After restoring the engine, Gene took great pride in driving it through downtown Yardley during the town’s numerous Memorial Day and holiday parades. He could often be found at Station 0 tending to the upkeep and maintenance of the truck, including faithfully changing the oil and spark plugs, keeping it wiped down on top and underneath and completing other tasks.
When John Poiron was a youngster, he frequented Cadwallader’s Luncheonette, now the location of Yardley Jewelers. But it was later, after joining the fire company, that he became close friends with Gene.

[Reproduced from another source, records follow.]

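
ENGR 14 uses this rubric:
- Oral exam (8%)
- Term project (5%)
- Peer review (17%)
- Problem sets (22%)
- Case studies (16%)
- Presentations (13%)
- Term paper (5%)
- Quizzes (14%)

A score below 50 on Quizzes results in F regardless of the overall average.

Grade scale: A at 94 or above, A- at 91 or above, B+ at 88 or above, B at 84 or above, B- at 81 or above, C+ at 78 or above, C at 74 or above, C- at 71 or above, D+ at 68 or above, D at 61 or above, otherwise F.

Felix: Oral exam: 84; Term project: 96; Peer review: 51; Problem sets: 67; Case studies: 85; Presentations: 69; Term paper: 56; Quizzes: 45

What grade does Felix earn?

F

Quizzes score 45 < 50: minimum not met.
Weighted total:
  Oral exam 84 × 0.08 = 6.72
  Term project 96 × 0.05 = 4.8
  Peer review 51 × 0.17 = 8.67
  Problem sets 67 × 0.22 = 14.74
  Case studies 85 × 0.16 = 13.6
  Presentations 69 × 0.13 = 8.97
  Term paper 56 × 0.05 = 2.8
  Quizzes 45 × 0.14 = 6.3
Sum = 66.6
Because the Quizzes minimum was not met, the result is F.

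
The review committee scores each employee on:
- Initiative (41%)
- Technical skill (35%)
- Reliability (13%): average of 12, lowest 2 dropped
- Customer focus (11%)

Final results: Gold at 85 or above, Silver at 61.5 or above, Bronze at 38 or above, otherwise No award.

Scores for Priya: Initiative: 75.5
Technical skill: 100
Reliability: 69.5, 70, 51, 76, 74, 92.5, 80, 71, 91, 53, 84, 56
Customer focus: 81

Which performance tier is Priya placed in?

Silver

Reliability: drop 51, 53 → average of remaining 10 = 764/10 = 76.4
Weighted total:
  Initiative 75.5 × 0.41 = 30.955
  Technical skill 100 × 0.35 = 35
  Reliability 76.4 × 0.13 = 9.932
  Customer focus 81 × 0.11 = 8.91
Sum = 84.797
84.797 is ≥ 61.5 and < 85 → Silver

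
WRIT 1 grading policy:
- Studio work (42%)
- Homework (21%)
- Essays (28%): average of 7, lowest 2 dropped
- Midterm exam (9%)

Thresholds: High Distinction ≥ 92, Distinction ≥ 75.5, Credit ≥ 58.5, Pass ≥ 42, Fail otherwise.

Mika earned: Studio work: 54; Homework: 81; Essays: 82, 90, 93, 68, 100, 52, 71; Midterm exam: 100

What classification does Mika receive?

Credit

Essays: drop 52, 68 → average of remaining 5 = 436/5 = 87.2
Weighted total:
  Studio work 54 × 0.42 = 22.68
  Homework 81 × 0.21 = 17.01
  Essays 87.2 × 0.28 = 24.416
  Midterm exam 100 × 0.09 = 9
Sum = 73.106
73.106 is ≥ 58.5 and < 75.5 → Credit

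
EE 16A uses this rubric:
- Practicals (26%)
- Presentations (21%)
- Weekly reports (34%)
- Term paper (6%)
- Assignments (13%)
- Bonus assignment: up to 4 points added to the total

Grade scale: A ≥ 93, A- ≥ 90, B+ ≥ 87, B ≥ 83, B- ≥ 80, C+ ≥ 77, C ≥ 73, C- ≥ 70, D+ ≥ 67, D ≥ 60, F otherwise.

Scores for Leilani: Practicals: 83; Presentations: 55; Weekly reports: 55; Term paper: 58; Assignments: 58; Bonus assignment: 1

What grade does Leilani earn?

D

Weighted total:
  Practicals 83 × 0.26 = 21.58
  Presentations 55 × 0.21 = 11.55
  Weekly reports 55 × 0.34 = 18.7
  Term paper 58 × 0.06 = 3.48
  Assignments 58 × 0.13 = 7.54
Sum = 62.85
Bonus assignment: 62.85 + 1 = 63.85
63.85 is ≥ 60 and < 67 → D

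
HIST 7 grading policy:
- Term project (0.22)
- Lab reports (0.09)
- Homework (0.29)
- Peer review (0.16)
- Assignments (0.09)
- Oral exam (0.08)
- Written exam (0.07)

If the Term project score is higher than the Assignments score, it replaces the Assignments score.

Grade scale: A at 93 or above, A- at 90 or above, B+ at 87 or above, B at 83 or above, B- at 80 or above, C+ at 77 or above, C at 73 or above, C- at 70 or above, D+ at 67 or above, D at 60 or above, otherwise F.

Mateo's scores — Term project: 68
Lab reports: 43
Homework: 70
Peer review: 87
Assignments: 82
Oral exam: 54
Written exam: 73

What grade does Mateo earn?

Term project (68) ≤ Assignments (82), so Assignments stays at 82.
Weighted total:
  Term project 68 × 0.22 = 14.96
  Lab reports 43 × 0.09 = 3.87
  Homework 70 × 0.29 = 20.3
  Peer review 87 × 0.16 = 13.92
  Assignments 82 × 0.09 = 7.38
  Oral exam 54 × 0.08 = 4.32
  Written exam 73 × 0.07 = 5.11
Sum = 69.86
69.86 is ≥ 67 and < 70 → D+

D+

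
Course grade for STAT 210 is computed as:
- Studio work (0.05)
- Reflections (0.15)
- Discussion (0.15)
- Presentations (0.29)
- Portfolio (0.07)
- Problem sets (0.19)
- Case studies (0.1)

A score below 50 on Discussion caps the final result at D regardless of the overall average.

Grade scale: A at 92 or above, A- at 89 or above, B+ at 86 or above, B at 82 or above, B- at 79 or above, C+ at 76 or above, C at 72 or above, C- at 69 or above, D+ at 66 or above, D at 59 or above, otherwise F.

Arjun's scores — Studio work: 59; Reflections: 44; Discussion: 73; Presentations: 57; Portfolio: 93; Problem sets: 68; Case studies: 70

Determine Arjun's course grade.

Discussion score 73 ≥ 50: minimum met.
Weighted total:
  Studio work 59 × 0.05 = 2.95
  Reflections 44 × 0.15 = 6.6
  Discussion 73 × 0.15 = 10.95
  Presentations 57 × 0.29 = 16.53
  Portfolio 93 × 0.07 = 6.51
  Problem sets 68 × 0.19 = 12.92
  Case studies 70 × 0.1 = 7
Sum = 63.46
63.46 is ≥ 59 and < 66 → D

D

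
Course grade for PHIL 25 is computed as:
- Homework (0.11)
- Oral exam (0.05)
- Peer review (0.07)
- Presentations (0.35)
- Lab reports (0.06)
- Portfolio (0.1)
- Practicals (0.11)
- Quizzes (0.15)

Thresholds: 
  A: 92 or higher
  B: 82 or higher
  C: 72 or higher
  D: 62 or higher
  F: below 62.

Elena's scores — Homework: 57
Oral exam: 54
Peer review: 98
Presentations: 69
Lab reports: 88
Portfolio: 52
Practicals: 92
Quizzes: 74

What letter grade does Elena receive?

D

Weighted total:
  Homework 57 × 0.11 = 6.27
  Oral exam 54 × 0.05 = 2.7
  Peer review 98 × 0.07 = 6.86
  Presentations 69 × 0.35 = 24.15
  Lab reports 88 × 0.06 = 5.28
  Portfolio 52 × 0.1 = 5.2
  Practicals 92 × 0.11 = 10.12
  Quizzes 74 × 0.15 = 11.1
Sum = 71.68
71.68 is ≥ 62 and < 72 → D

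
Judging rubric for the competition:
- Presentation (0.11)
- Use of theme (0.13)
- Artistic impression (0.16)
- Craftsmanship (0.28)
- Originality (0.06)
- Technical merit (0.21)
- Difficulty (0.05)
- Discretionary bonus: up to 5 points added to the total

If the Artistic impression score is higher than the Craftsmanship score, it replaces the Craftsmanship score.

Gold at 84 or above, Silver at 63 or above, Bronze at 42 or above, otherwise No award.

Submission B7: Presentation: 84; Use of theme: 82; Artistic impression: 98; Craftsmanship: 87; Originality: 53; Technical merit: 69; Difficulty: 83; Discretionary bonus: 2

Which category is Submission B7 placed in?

Gold

Artistic impression (98) > Craftsmanship (87), so Craftsmanship counts as 98.
Weighted total:
  Presentation 84 × 0.11 = 9.24
  Use of theme 82 × 0.13 = 10.66
  Artistic impression 98 × 0.16 = 15.68
  Craftsmanship 98 × 0.28 = 27.44
  Originality 53 × 0.06 = 3.18
  Technical merit 69 × 0.21 = 14.49
  Difficulty 83 × 0.05 = 4.15
Sum = 84.84
Discretionary bonus: 84.84 + 2 = 86.84
86.84 ≥ 84 → Gold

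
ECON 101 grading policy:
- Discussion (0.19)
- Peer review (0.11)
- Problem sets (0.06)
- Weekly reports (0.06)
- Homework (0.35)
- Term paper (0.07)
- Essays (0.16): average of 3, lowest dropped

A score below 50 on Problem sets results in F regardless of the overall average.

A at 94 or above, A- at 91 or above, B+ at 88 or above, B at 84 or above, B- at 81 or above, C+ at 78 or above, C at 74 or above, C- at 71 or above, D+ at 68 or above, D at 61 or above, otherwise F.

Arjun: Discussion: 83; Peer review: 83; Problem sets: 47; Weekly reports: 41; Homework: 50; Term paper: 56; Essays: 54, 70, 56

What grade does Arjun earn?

Essays: drop 54 → average of remaining 2 = 126/2 = 63
Problem sets score 47 < 50: minimum not met.
Weighted total:
  Discussion 83 × 0.19 = 15.77
  Peer review 83 × 0.11 = 9.13
  Problem sets 47 × 0.06 = 2.82
  Weekly reports 41 × 0.06 = 2.46
  Homework 50 × 0.35 = 17.5
  Term paper 56 × 0.07 = 3.92
  Essays 63 × 0.16 = 10.08
Sum = 61.68
Because the Problem sets minimum was not met, the result is F.

F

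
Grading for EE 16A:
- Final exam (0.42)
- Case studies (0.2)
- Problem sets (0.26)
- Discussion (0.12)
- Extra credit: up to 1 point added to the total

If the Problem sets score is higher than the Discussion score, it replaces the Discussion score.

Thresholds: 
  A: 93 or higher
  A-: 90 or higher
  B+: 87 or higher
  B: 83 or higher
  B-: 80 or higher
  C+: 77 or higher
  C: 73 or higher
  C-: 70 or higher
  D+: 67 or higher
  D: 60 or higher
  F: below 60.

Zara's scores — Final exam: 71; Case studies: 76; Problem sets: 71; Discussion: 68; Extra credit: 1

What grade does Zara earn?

C

Problem sets (71) > Discussion (68), so Discussion counts as 71.
Weighted total:
  Final exam 71 × 0.42 = 29.82
  Case studies 76 × 0.2 = 15.2
  Problem sets 71 × 0.26 = 18.46
  Discussion 71 × 0.12 = 8.52
Sum = 72
Extra credit: 72 + 1 = 73
73 is ≥ 73 and < 77 → C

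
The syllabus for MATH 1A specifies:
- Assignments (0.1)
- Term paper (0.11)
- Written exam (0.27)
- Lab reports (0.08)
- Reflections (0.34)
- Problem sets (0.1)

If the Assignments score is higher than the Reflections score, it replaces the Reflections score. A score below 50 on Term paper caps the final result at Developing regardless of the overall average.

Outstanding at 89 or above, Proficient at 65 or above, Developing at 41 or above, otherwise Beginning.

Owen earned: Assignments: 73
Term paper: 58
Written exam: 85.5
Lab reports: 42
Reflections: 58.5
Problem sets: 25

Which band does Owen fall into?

Proficient

Assignments (73) > Reflections (58.5), so Reflections counts as 73.
Term paper score 58 ≥ 50: minimum met.
Weighted total:
  Assignments 73 × 0.1 = 7.3
  Term paper 58 × 0.11 = 6.38
  Written exam 85.5 × 0.27 = 23.085
  Lab reports 42 × 0.08 = 3.36
  Reflections 73 × 0.34 = 24.82
  Problem sets 25 × 0.1 = 2.5
Sum = 67.445
67.445 is ≥ 65 and < 89 → Proficient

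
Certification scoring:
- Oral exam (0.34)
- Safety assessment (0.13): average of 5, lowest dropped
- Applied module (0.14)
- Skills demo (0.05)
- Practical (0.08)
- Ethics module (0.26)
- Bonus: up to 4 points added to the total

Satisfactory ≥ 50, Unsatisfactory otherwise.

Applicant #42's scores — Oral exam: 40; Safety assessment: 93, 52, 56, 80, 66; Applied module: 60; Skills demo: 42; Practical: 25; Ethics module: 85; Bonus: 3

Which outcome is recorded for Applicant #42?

Satisfactory

Safety assessment: drop 52 → average of remaining 4 = 295/4 = 73.75
Weighted total:
  Oral exam 40 × 0.34 = 13.6
  Safety assessment 73.75 × 0.13 = 9.5875
  Applied module 60 × 0.14 = 8.4
  Skills demo 42 × 0.05 = 2.1
  Practical 25 × 0.08 = 2
  Ethics module 85 × 0.26 = 22.1
Sum = 57.7875
Bonus: 57.7875 + 3 = 60.7875
60.7875 ≥ 50 → Satisfactory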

“The things I remember most about Gene were his integrity and wisdom. They were his striking qualities,” said Poiron, who served under Cadwallader as assistant treasurer for many years. “He was always willing to give of himself. And he was rock solid honest. His passing is a tremendous loss in experience and knowledge.”
Poiron, along with Cadwallader and the late Jim Coyne, were known around the fire station as the Three Amigos. Together they worked on the restoration and then the maintenance of the Studebaker. They also enjoyed dinner out together every Thursday night.
In a FaceBook comment on the passinig of his friend, Poiron shared a quote by William Feehan, a First Deputy of the Fire Department of New York who perished at the World Trade Center on Sept. 11, 2001. Feehan said, “We are only passing through. We are the custodians and guardians of a noble tradition.”
“Gene lived those ideals out in spades,” said Poiron. “Gene passed through. He gave it all. And now it’s left to the younger generations to carry on.”
Gene’s other community associations included treasurer of the Newtown Reliance Company and Yardley-Woodside Fish and Game Club and assistant treasurer of the Yardley-Makefield Fireman’s Relief Association. He was also a member of the American Legion Knowles-Doyle Post 317, Yardley-Makefield VFW Post 6393 and the Yardleyville Protective Company.
Unfortunately, due to Covid-19 pandemic restrictions, his funeral service and burial at the Washington Crossing National Cemetery in Upper Makefield will be private.
In lieu of flowers, memorial contributions may be made to the Gene Cadwallader Scholarship Fund, c/o the Yardley-Makefield Fire Company, P.O. Box 221, Yardley 19067.